Drone technologies have been improving at an impressive rate over the last few years, however they’re not exactly intelligent as they require somebody to be within eyesight (or have a remote camera feed) to prevent collisions. That could soon change however, with the latest research into artificial neural networks.

Drones with ‘brains’

We have had computers that can recognise and respond to objects in real-time for years. But the technology and power requirements mean it’s not really be suitable for carrying on a lightweight drone. Past research has been trying to get drones to sense and avoid obstacles focused on short-range tech like radar, but that is not always good enough for a fast-moving drone to avoid a power line, for example.
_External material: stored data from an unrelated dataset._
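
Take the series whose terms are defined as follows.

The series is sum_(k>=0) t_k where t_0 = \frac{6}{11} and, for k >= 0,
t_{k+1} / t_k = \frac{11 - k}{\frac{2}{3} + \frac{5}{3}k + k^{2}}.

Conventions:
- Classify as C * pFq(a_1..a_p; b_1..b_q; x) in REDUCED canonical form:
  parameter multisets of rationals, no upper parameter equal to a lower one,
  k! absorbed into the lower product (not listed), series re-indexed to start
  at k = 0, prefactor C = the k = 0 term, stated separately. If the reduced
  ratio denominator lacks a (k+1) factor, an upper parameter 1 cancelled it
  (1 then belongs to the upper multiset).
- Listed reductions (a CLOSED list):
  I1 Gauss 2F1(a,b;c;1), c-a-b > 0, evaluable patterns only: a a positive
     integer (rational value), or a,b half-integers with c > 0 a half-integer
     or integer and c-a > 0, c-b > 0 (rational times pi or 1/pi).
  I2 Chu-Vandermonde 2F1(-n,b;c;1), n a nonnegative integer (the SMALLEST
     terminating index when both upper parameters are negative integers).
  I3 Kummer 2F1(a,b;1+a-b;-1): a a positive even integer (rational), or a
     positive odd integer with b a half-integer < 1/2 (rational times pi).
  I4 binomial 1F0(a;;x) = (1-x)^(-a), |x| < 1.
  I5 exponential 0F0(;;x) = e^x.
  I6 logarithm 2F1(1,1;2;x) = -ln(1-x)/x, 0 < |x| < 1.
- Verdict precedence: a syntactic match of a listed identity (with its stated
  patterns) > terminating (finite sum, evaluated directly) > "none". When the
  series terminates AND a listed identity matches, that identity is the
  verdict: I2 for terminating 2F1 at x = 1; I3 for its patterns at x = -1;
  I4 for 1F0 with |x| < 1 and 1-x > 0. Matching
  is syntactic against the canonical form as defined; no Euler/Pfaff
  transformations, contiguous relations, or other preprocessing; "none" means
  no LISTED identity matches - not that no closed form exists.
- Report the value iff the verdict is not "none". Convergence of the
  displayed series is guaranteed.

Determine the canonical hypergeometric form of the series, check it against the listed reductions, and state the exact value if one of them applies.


At argument -1: a 1F1 with upper {-11}, lower {\frac{2}{3}}, scaled by C = \frac{6}{11}. Verdict: terminating at k = 11: the factor (-11)_k kills every later term; summing the 12 survivors is exact. Its exact value is \frac{45737944594521}{511400873984}.

Structural cue: from the first term \frac{6}{11}: roots of the ratio polynomials (prefactor 6/11) are the negated parameters.
Adjacent-term ratio: r(k) = -1 * (k-11) / [(k+\frac{2}{3}) (k+1)] - poly over poly, x = -1 from leading terms; C = \frac{6}{11} at k = 0.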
A company in the US called Bio Inspired Technologies has another approach, and that is to mimic a biological brain. Humans and animals are bad at traditional computing tasks such as addition, but they are great at processing lots of different inputs from many sense and responding to it.


Bio Inspired has built a kind of artificial brain from memristors, which are basically resistors that have a short term memory. They’re connected like neurons in a real brain, which gives the chip-sized system the ability to recognise and remember objects such as clouds, birds, radio towers and other drones, as well as using cameras to estimate how far away they are.

“Objects like other aircraft can be catalogued in a vague sense, meaning ‘I see an aircraft’, or in an exact sense: ‘I see another drone’,” Terry Gafron, CEO of Bio Inspired told New Scientist. “Not only could the system fly autonomously, but it could conceivably tell the difference between a deer and a wolf from the air”. That information can then be used by the drone to plot a new flight path.

There are lots of new uses for the technology, such as Amazon’s Prime Air drone delivery service, and of course the military. Gafron says it can be used to fly around town looking for empty parking spaces and send you that information in real time.

Bio Inspired is working on a prototype drone equipped with the technology, which the company believes will be ready for its first flight later this year.